Okay, disclaimer taken care of…rather than huff and get all depressed about my own mounting stack of rejection letters, I prefer to laugh it off. So here’s my list of 7 Uses for those Pesky Rejection Letters. It is meant in all good fun and no hard feelings. However, since most queries and rejections are conducted by email these days, you’ll just have to pretend that in your manic episode, you printed them all out so as to have hard copies with which to vent your frustrations upon.
Ahem.
1. Bedding for your pet rat or hamster (The poop actually looks better on it.)
2. Confetti at your sister’s wedding (as long as no one takes a close look at the print, you’ll be fine.
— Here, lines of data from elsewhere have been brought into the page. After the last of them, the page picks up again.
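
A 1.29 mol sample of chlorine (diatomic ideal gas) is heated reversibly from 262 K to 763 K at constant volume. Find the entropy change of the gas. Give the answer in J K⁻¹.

ΔS = 28.7 J/K

At constant volume, ΔS = nC_V ln(T₂/T₁) with C_V = 5R/2 = 20.79 J mol⁻¹ K⁻¹.
ΔS = 1.29 × 20.79 × ln(763/262) = 28.7 J/K.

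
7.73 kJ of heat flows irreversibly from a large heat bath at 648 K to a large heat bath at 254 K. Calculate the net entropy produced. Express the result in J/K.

ΔS_total = 18.5 J/K

ΔS_hot = −Q/T_H = −7730/648 = -11.93 J/K and ΔS_cold = +Q/T_C = 7730/254 = 30.43 J/K.
ΔS_total = -11.93 + 30.43 = 18.5 J/K, positive as the second law requires.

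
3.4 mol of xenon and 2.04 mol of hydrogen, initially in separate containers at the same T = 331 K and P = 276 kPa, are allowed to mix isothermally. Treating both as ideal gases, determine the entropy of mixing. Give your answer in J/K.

ΔS_mix = 29.9 J/K

Mole fractions: x_A = 3.4/5.44 = 0.625, x_B = 0.375.
ΔS_mix = −R(n_A ln x_A + n_B ln x_B) = −8.314 × (3.4 ln 0.625 + 2.04 ln 0.375) = 29.9 J/K.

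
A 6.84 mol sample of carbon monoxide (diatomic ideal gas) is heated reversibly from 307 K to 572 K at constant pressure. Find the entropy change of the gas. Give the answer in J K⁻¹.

At constant pressure, ΔS = nC_p ln(T₂/T₁) with C_p = 7R/2 = 29.1 J mol⁻¹ K⁻¹.
ΔS = 6.84 × 29.1 × ln(572/307) = 124 J/K.

ΔS = 124 J/K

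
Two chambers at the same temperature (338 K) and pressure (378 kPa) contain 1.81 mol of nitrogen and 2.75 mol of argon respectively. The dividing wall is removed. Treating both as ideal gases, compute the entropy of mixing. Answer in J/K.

ΔS_mix = 25.5 J/K

Mole fractions: x_A = 1.81/4.56 = 0.397, x_B = 0.603.
ΔS_mix = −R(n_A ln x_A + n_B ln x_B) = −8.314 × (1.81 ln 0.397 + 2.75 ln 0.603) = 25.5 J/K.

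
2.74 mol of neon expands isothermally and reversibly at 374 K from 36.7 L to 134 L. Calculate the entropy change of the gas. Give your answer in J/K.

For an isothermal ideal gas ΔS_gas = nR ln(V₂/V₁) = 2.74 × 8.314 × ln(134/36.7) = 29.5 J/K.

ΔS_gas = 29.5 J/K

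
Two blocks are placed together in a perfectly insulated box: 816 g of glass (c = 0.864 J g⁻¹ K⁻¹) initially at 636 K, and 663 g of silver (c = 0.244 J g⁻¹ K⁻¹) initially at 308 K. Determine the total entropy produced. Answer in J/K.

ΔS_total = 29.6 J/K

Energy balance: T_f = (m₁c₁T₁ + m₂c₂T₂)/(m₁c₁ + m₂c₂) = 574.78 K.
ΔS₁ = m₁c₁ ln(T_f/T₁) = 705.024 × ln(574.78/636) = -71.35 J/K.
ΔS₂ = m₂c₂ ln(T_f/T₂) = 161.772 × ln(574.78/308) = 100.9 J/K.
ΔS_total = -71.35 + 100.9 = 29.6 J/K.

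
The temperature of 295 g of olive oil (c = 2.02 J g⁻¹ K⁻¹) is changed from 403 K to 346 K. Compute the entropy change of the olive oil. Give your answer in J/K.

ΔS = -90.9 J/K

ΔS = ∫dQ_rev/T = m c ln(T₂/T₁) = 295 × 2.02 × ln(346/403) = -90.9 J/K.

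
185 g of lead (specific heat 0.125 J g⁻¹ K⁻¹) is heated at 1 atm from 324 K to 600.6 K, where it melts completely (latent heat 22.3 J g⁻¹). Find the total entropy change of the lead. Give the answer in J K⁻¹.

Warming step: ΔS₁ = m c ln(T_tr/T_i) = 185 × 0.125 × ln(600.6/324) = 14.27 J/K.
Phase change: ΔS₂ = +mL/T_tr = 185 × 22.3 / 600.6 = 6.869 J/K.
ΔS_total = (14.27) + (6.869) = 21.1 J/K.

ΔS = 21.1 J/K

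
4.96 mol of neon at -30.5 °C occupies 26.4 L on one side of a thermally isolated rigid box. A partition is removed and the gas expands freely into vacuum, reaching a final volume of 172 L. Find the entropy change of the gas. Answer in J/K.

For an ideal gas in free expansion Q = 0 and W = 0, so T is unchanged.
Entropy is a state function; using a reversible isothermal path, ΔS_gas = nR ln(V₂/V₁) = 4.96 × 8.314 × ln(172/26.4) = 77.3 J/K.

ΔS_gas = 77.3 J/K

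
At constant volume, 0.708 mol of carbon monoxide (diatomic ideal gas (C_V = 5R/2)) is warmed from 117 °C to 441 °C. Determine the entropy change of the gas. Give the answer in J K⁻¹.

ΔS = 8.9 J/K

In kelvin: T₁ = 390.15 K, T₂ = 714.15 K. At constant volume, ΔS = nC_V ln(T₂/T₁) with C_V = 5R/2 = 20.79 J mol⁻¹ K⁻¹.
ΔS = 0.708 × 20.79 × ln(714.15/390.15) = 8.9 J/K.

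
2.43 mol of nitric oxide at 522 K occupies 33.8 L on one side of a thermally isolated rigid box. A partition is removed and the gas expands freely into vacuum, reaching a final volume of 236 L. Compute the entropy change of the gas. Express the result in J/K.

For an ideal gas in free expansion Q = 0 and W = 0, so T is unchanged.
Entropy is a state function; using a reversible isothermal path, ΔS_gas = nR ln(V₂/V₁) = 2.43 × 8.314 × ln(236/33.8) = 39.3 J/K.

ΔS_gas = 39.3 J/K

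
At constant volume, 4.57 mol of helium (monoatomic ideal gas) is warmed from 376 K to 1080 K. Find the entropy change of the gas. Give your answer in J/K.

At constant volume, ΔS = nC_V ln(T₂/T₁) with C_V = 3R/2 = 12.47 J mol⁻¹ K⁻¹.
ΔS = 4.57 × 12.47 × ln(1080/376) = 60.1 J/K.

ΔS = 60.1 J/K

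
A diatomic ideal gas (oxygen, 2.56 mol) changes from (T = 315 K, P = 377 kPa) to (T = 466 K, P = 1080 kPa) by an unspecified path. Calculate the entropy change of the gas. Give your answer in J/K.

ΔS = 6.77 J/K

ΔS = nC_p ln(T₂/T₁) − nR ln(P₂/P₁), with C_p = 7R/2 = 29.1 J mol⁻¹ K⁻¹ for a diatomic ideal gas.
ΔS = 2.56 × [29.1 × ln(466/315) − 8.314 × ln(1080/377)] = 6.77 J/K.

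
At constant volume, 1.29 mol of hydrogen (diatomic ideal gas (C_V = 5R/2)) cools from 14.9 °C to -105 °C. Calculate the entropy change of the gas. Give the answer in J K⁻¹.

ΔS = -14.4 J/K

In kelvin: T₁ = 288.05 K, T₂ = 168.15 K. At constant volume, ΔS = nC_V ln(T₂/T₁) with C_V = 5R/2 = 20.79 J mol⁻¹ K⁻¹.
ΔS = 1.29 × 20.79 × ln(168.15/288.05) = -14.4 J/K.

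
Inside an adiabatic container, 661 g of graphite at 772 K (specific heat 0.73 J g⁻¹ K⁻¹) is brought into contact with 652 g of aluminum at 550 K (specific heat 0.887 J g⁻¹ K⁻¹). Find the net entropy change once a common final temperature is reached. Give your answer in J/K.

ΔS_total = 15.2 J/K

Energy balance: T_f = (m₁c₁T₁ + m₂c₂T₂)/(m₁c₁ + m₂c₂) = 650.98 K.
ΔS₁ = m₁c₁ ln(T_f/T₁) = 482.53 × ln(650.98/772) = -82.28 J/K.
ΔS₂ = m₂c₂ ln(T_f/T₂) = 578.324 × ln(650.98/550) = 97.48 J/K.
ΔS_total = -82.28 + 97.48 = 15.2 J/K.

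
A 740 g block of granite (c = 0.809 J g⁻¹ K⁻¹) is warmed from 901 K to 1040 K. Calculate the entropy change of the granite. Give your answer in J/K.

ΔS = 85.9 J/K

ΔS = ∫dQ_rev/T = m c ln(T₂/T₁) = 740 × 0.809 × ln(1040/901) = 85.9 J/K.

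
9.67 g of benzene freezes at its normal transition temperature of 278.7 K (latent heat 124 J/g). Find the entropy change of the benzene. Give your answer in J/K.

Heat released by the substance: Q = −mL = −9.67 × 124 = −1199.08 J.
At constant T, ΔS = Q_rev/T = −1199.08 / 278.7 = -4.3 J/K.

ΔS = -4.3 J/K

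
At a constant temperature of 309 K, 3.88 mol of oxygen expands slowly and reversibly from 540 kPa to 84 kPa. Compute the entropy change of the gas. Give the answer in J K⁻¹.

ΔS_gas = 60 J/K

For an isothermal ideal gas ΔS_gas = nR ln(P₁/P₂) = 3.88 × 8.314 × ln(540/84) = 60 J/K.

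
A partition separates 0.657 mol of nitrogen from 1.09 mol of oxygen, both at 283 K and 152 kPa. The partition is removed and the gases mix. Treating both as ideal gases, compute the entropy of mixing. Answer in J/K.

Mole fractions: x_A = 0.657/1.75 = 0.376, x_B = 0.624.
ΔS_mix = −R(n_A ln x_A + n_B ln x_B) = −8.314 × (0.657 ln 0.376 + 1.09 ln 0.624) = 9.62 J/K.

ΔS_mix = 9.62 J/K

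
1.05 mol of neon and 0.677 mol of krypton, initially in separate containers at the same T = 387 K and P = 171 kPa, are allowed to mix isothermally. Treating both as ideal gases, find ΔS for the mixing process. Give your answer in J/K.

Mole fractions: x_A = 1.05/1.73 = 0.608, x_B = 0.392.
ΔS_mix = −R(n_A ln x_A + n_B ln x_B) = −8.314 × (1.05 ln 0.608 + 0.677 ln 0.392) = 9.61 J/K.

ΔS_mix = 9.61 J/K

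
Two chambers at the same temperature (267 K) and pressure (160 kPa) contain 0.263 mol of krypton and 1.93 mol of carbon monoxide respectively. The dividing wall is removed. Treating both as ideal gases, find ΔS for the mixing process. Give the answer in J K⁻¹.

Mole fractions: x_A = 0.263/2.19 = 0.12, x_B = 0.88.
ΔS_mix = −R(n_A ln x_A + n_B ln x_B) = −8.314 × (0.263 ln 0.12 + 1.93 ln 0.88) = 6.69 J/K.

ΔS_mix = 6.69 J/K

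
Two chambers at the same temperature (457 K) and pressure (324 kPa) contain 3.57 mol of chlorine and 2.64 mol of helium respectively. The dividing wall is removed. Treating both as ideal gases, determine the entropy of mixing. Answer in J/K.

ΔS_mix = 35.2 J/K

Mole fractions: x_A = 3.57/6.21 = 0.575, x_B = 0.425.
ΔS_mix = −R(n_A ln x_A + n_B ln x_B) = −8.314 × (3.57 ln 0.575 + 2.64 ln 0.425) = 35.2 J/K.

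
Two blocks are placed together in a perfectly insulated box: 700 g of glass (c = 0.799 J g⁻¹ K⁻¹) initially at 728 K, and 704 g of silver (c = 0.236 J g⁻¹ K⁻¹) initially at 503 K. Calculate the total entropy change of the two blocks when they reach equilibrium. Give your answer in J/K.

ΔS_total = 8.17 J/K

Energy balance: T_f = (m₁c₁T₁ + m₂c₂T₂)/(m₁c₁ + m₂c₂) = 676.47 K.
ΔS₁ = m₁c₁ ln(T_f/T₁) = 559.3 × ln(676.47/728) = -41.06 J/K.
ΔS₂ = m₂c₂ ln(T_f/T₂) = 166.144 × ln(676.47/503) = 49.23 J/K.
ΔS_total = -41.06 + 49.23 = 8.17 J/K.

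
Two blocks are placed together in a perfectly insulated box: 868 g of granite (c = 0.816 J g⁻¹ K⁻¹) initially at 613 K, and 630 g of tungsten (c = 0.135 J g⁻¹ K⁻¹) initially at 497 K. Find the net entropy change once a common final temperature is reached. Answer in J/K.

Energy balance: T_f = (m₁c₁T₁ + m₂c₂T₂)/(m₁c₁ + m₂c₂) = 600.56 K.
ΔS₁ = m₁c₁ ln(T_f/T₁) = 708.288 × ln(600.56/613) = -14.52 J/K.
ΔS₂ = m₂c₂ ln(T_f/T₂) = 85.05 × ln(600.56/497) = 16.1 J/K.
ΔS_total = -14.52 + 16.1 = 1.58 J/K.

ΔS_total = 1.58 J/K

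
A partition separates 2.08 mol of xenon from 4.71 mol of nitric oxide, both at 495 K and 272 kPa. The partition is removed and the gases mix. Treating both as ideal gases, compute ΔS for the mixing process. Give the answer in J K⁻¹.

ΔS_mix = 34.8 J/K

Mole fractions: x_A = 2.08/6.79 = 0.306, x_B = 0.694.
ΔS_mix = −R(n_A ln x_A + n_B ln x_B) = −8.314 × (2.08 ln 0.306 + 4.71 ln 0.694) = 34.8 J/K.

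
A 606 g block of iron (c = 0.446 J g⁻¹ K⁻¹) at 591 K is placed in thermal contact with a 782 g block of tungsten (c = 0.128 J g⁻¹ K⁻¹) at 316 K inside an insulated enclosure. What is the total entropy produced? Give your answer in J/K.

Energy balance: T_f = (m₁c₁T₁ + m₂c₂T₂)/(m₁c₁ + m₂c₂) = 516.68 K.
ΔS₁ = m₁c₁ ln(T_f/T₁) = 270.276 × ln(516.68/591) = -36.32 J/K.
ΔS₂ = m₂c₂ ln(T_f/T₂) = 100.096 × ln(516.68/316) = 49.22 J/K.
ΔS_total = -36.32 + 49.22 = 12.9 J/K.

ΔS_total = 12.9 J/K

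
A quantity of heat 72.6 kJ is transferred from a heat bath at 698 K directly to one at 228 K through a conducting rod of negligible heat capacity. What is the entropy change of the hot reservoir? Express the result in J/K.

ΔS_hot = -104 J/K

The hot reservoir loses heat Q, so ΔS_hot = −Q/T_H = −72600/698 = -104 J/K.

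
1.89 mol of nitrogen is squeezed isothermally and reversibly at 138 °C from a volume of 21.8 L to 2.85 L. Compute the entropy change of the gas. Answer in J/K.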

And really, who looks that closely at specks of paper?)
3. Paper mache voodoo doll (of the agent who rejected you, or anyone else you fancy. How about the guy who invented your email server, which must have made some formatting error in sending your query?)
4. Origami! (Take all that negative energy and filter it into positive with Zen meditation.)
5. Kindling (or better yet, line the wick of your kid’s rocket science project with them and send those ignorant form rejections into the stratosphere.)
6. Spit wads (The perfect projectiles for those people who bug you, like drivers who cut you off. You can just pepper their cars with spit balls. It’s not really vandalism since the decoration isn’t permanent…)
7. Paper airplanes (but if you’re not careful, repeated failed take-offs could make you just as mad as you were when you started out.)